Breanna Stewart and Napheesa Collier, former UConn basketball stars, have unveiled plans to launch a groundbreaking professional women’s basketball league in the United States. Named Unrivaled, the league is scheduled to operate from January to March, offering WNBA players an alternative to competing overseas during the traditional league offseason.
In an announcement on Thursday, Collier expressed the duo’s commitment to the WNBA but highlighted a persistent issue faced by players who must choose between maximizing earnings overseas during the winter or staying home with family. Unrivaled aims to provide a solution to this dilemma.
The initial phase of Unrivaled will involve six franchises and 30 players engaging in 3-on-3 and 1-on-1 competitions. In its inaugural year, all games will take place in Miami, with plans to expand to additional locations in the future. Every player joining the league will be granted equity in the new venture, along with competitive salaries comparable to those in the WNBA, according to Collier.
Chelsea Gray of the Las Vegas Aces has already committed to being a founding player in the league.
Stewart and Collier shared with ESPN their preference to spend the offseason in the United States, and Unrivaled provides a solution to navigate the WNBA’s new prioritization rule. As per the league’s latest collective bargaining agreement in 2020, players must conclude their overseas commitments before the WNBA’s opening day, or they risk being ineligible for the entire season.
The financial motivation to play overseas has been a common practice among players, considering the disparity in earnings. In 2023, the WNBA’s salary scale ranges from a maximum of $234,936 to a minimum of $62,285 for players with two or fewer years of experience and $74,305 for those with three or more years.
Addressing concerns about players preferring college over the WNBA, Collier emphasized the importance of demonstrating to young girls that they don’t always have to wait their turn but can build their own path. Unrivaled, concluding in March, allows players not only to be ready for the WNBA training camp in late April or early May but also provides a brief respite before the official WNBA season begins.

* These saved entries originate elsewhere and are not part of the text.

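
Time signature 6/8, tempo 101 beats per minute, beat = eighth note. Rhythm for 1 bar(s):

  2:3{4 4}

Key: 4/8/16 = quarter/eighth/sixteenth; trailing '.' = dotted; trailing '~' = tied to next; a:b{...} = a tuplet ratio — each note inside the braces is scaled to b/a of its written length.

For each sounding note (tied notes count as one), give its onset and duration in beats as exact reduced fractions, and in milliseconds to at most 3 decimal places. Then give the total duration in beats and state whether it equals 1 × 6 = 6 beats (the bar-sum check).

1) 0.0ms=0b +1782.178ms=3b
2) 1782.178ms=3b +1782.178ms=3b
Σ=6b of 6 (101bpm 6/8) — PASS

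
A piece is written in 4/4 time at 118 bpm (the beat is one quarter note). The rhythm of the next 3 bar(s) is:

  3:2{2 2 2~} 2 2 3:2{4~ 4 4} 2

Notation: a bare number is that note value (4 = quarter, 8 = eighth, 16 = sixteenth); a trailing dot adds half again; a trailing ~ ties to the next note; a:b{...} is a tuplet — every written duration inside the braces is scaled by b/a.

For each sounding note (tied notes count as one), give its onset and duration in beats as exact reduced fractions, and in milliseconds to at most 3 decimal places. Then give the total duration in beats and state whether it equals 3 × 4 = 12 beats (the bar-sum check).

1) 0.0ms=0b +677.966ms=4/3b
2) 677.966ms=4/3b +677.966ms=4/3b
3) 1355.932ms=8/3b +1694.915ms=10/3b
4) 3050.847ms=6b +1016.949ms=2b
5) 4067.797ms=8b +677.966ms=4/3b
6) 4745.763ms=28/3b +338.983ms=2/3b
7) 5084.746ms=10b +1016.949ms=2b
Σ=12b of 12 (118bpm 4/4) — PASS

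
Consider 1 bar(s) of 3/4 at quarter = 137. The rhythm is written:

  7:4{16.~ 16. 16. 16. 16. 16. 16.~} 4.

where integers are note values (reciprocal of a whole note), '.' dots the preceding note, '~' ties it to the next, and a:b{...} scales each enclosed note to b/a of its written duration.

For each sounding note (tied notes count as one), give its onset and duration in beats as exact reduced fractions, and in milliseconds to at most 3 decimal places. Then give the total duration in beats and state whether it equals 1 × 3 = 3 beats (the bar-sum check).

1) 0.0ms=0b +187.696ms=3/7b
2) 187.696ms=3/7b +93.848ms=3/14b
3) 281.543ms=9/14b +93.848ms=3/14b
4) 375.391ms=6/7b +93.848ms=3/14b
5) 469.239ms=15/14b +93.848ms=3/14b
6) 563.087ms=9/7b +750.782ms=12/7b
Σ=3b of 3 (137bpm 3/4) — PASS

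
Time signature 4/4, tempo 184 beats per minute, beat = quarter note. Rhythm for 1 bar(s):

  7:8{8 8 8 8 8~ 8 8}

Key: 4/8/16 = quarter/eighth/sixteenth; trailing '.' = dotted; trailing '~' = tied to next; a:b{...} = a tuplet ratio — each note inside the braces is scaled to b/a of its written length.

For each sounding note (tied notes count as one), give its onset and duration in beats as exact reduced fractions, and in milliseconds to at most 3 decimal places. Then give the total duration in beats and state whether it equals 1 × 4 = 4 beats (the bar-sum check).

1) 0.0ms=0b +186.335ms=4/7b
2) 186.335ms=4/7b +186.335ms=4/7b
3) 372.671ms=8/7b +186.335ms=4/7b
4) 559.006ms=12/7b +186.335ms=4/7b
5) 745.342ms=16/7b +372.671ms=8/7b
6) 1118.012ms=24/7b +186.335ms=4/7b
Σ=4b of 4 (184bpm 4/4) — PASS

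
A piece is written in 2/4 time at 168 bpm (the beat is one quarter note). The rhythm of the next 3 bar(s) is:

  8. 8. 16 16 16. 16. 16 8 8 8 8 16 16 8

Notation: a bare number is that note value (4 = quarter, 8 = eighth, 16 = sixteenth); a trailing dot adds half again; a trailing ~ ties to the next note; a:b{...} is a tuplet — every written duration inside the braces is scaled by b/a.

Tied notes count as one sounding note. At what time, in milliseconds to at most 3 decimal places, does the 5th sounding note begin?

1. 0.0ms @ 0 + 267.857ms (3/4)
2. 267.857ms @ 3/4 + 267.857ms (3/4)
3. 535.714ms @ 3/2 + 89.286ms (1/4)
4. 625.0ms @ 7/4 + 89.286ms (1/4)
5. 714.286ms @ 2 + 133.929ms (3/8)
6. 848.214ms @ 19/8 + 133.929ms (3/8)
7. 982.143ms @ 11/4 + 89.286ms (1/4)
8. 1071.429ms @ 3 + 178.571ms (1/2)
9. 1250.0ms @ 7/2 + 178.571ms (1/2)
10. 1428.571ms @ 4 + 178.571ms (1/2)
11. 1607.143ms @ 9/2 + 178.571ms (1/2)
12. 1785.714ms @ 5 + 89.286ms (1/4)
13. 1875.0ms @ 21/4 + 89.286ms (1/4)
14. 1964.286ms @ 11/2 + 178.571ms (1/2)

note 5 onset = 2b = 714.286ms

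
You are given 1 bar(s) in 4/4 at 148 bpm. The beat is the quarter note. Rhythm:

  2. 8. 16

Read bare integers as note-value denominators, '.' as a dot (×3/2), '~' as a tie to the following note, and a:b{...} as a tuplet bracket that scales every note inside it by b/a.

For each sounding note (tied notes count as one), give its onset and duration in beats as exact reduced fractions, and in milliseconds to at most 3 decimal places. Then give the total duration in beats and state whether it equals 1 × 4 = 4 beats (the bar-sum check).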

The league has already secured commitments from Twitter, DAZN, the WTA, and WWE for its inaugural season, and Collier and Stewart are actively seeking additional sponsors and investors. Collier encapsulated their vision on Twitter, stating, “Stewie & I both have daughters. It’s our responsibility to show them & every young girl that looks up to us that sometimes you don’t have to wait your turn. You can either beg for a seat at the table or you can build your own table. We’re building our own table.”